Now it's Armstrong's turn. One guess is that, as happened with Jones, he was cornered by pressure from high-level investigations. These days, sport doesn't rely solely on drug tests to prove illegal aid. Plain old detective work can prove if athletes have dealings with drug suppliers and if they use or resell the stuff. If there is proof, that's enough to destroy someone's reputation.
The trouble with Lance Armstrong, Marion Jones and others like them is that they make the fan doubt the results they see. Just like match-fixing in football, cricket and tennis, drug use revelations make you wonder if those who excel are real.
There are old studies that say that many athletes would take drugs to gain great success even if it hastened their own death.
That, however, isn't the whole story. Many others work their tails off. They ally themselves to knowledgeable coaches and make crucial sacrifices to reach the top.
Safe in his armchair, the cynic wipes them with a broad brush and just says, "The whole a dem de pon drugs."
Some, like Jones, Ben Johnson and the East German swimmers and track athletes in the 1970s and '80s, did take drugs. Oddly, though the East Germans went away quietly after unification in 1990, their records are still on the books. History has been harsher on Jones and Johnson. Their performances have been expunged from the record books.
The Lance Armstrong case tars cycling, but because he was a celebrity, it can tar all of sport. This is no time for 'I told you so' grandstanding. As a consequence, sport has to hustle to restore its image before the 2016 Olympics.
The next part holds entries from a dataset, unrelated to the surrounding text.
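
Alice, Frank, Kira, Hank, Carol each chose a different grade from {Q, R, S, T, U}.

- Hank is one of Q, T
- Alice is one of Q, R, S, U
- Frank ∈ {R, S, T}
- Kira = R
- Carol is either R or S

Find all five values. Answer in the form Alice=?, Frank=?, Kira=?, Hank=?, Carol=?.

Alice=U, Frank=T, Kira=R, Hank=Q, Carol=S

Kira has just one choice, so Kira = R. So Alice, Frank, Carol can't be R.
Carol has just one choice, so Carol = S. Strike S from Alice, Frank.
Frank's domain is down to {T}, so Frank = T. Remove T from Hank.
Hank's domain is down to {Q}, so Hank = Q. Eliminate Q elsewhere: Alice.
Alice's domain is down to {U}, so Alice = U.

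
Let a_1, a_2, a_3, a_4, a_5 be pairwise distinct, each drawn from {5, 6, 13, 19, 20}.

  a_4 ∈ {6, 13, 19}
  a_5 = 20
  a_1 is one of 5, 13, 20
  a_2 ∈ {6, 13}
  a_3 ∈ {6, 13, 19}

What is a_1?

a_5 must be 20 (only option left). Remove 20 from a_1.
The 4 still-open variables draw from only 4 values {5, 6, 13, 19}, so each is used; only a_1 can be 5, hence a_1 = 5.

5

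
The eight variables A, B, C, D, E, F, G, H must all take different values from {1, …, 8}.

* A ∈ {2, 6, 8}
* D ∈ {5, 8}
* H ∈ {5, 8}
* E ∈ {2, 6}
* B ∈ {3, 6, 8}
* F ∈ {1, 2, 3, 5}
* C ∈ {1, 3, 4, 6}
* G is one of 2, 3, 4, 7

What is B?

3

The 8 variables together cover exactly {1, 2, 3, 4, 5, 6, 7, 8} — 8 values for 8 variables — and 7 appears only in G's list, so G = 7.
Among the 7 still-open variables, 4 fits only C (and all 7 values in {1, 2, 3, 4, 5, 6, 8} must be used), so C = 4.
The 6 still-open variables draw from only 6 values {1, 2, 3, 5, 6, 8}, so each is used; only F can be 1, hence F = 1.
The 5 still-open variables together cover exactly {2, 3, 5, 6, 8} — 5 values for 5 variables — and 3 appears only in B's list, so B = 3.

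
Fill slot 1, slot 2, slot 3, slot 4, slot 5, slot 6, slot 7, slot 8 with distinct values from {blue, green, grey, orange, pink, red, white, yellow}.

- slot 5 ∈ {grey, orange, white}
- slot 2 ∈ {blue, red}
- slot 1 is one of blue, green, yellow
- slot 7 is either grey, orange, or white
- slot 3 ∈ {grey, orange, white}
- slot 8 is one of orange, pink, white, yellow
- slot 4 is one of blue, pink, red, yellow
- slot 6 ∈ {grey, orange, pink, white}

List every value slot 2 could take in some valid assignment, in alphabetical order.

The 8 variables together cover exactly {blue, green, grey, orange, pink, red, white, yellow} — 8 values for 8 variables — and green appears only in slot 1's list, so slot 1 = green.
slot 3, slot 5, slot 7 between them cover only {grey, orange, white} — a naked triple. Remove those values from slot 6, slot 8.
slot 6 has just one choice, so slot 6 = pink. Remove pink from slot 4, slot 8.
That leaves slot 8 = yellow. Strike yellow from slot 4.
No further eliminations apply; slot 2 can still be any of blue, red.

blue, red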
When this nasty matter recedes, sport will have to talk more boldly about its effort to chase drug users away.
Perhaps it might be useful to retell the stories of recently retired champions whose records are spotless. The goal will be to restore the faith of those who doubt what they see.
Jamaica might find itself at the forefront of sport's fight for credibility. We amaze people with our remarkable results/size ratio. Often, people don't believe us until they come here and see what we do.
Our record on drugs is largely clean and we have Usain Bolt, sport's biggest star. That constitutes an opportunity to lead the way back from the Armstrong case to respectability. Stars like Bolt, Roger Federer, Lionel Messi, Serena Williams, Lebron James and Rory McIlroy have to band together to win back the fans whose belief might be wavering.
There's one last lingering question - How do you like Lance now?
Hubert Lawrence is the author of 'Champs 100: A Century of Jamaican High School Athletics 1910-2010'.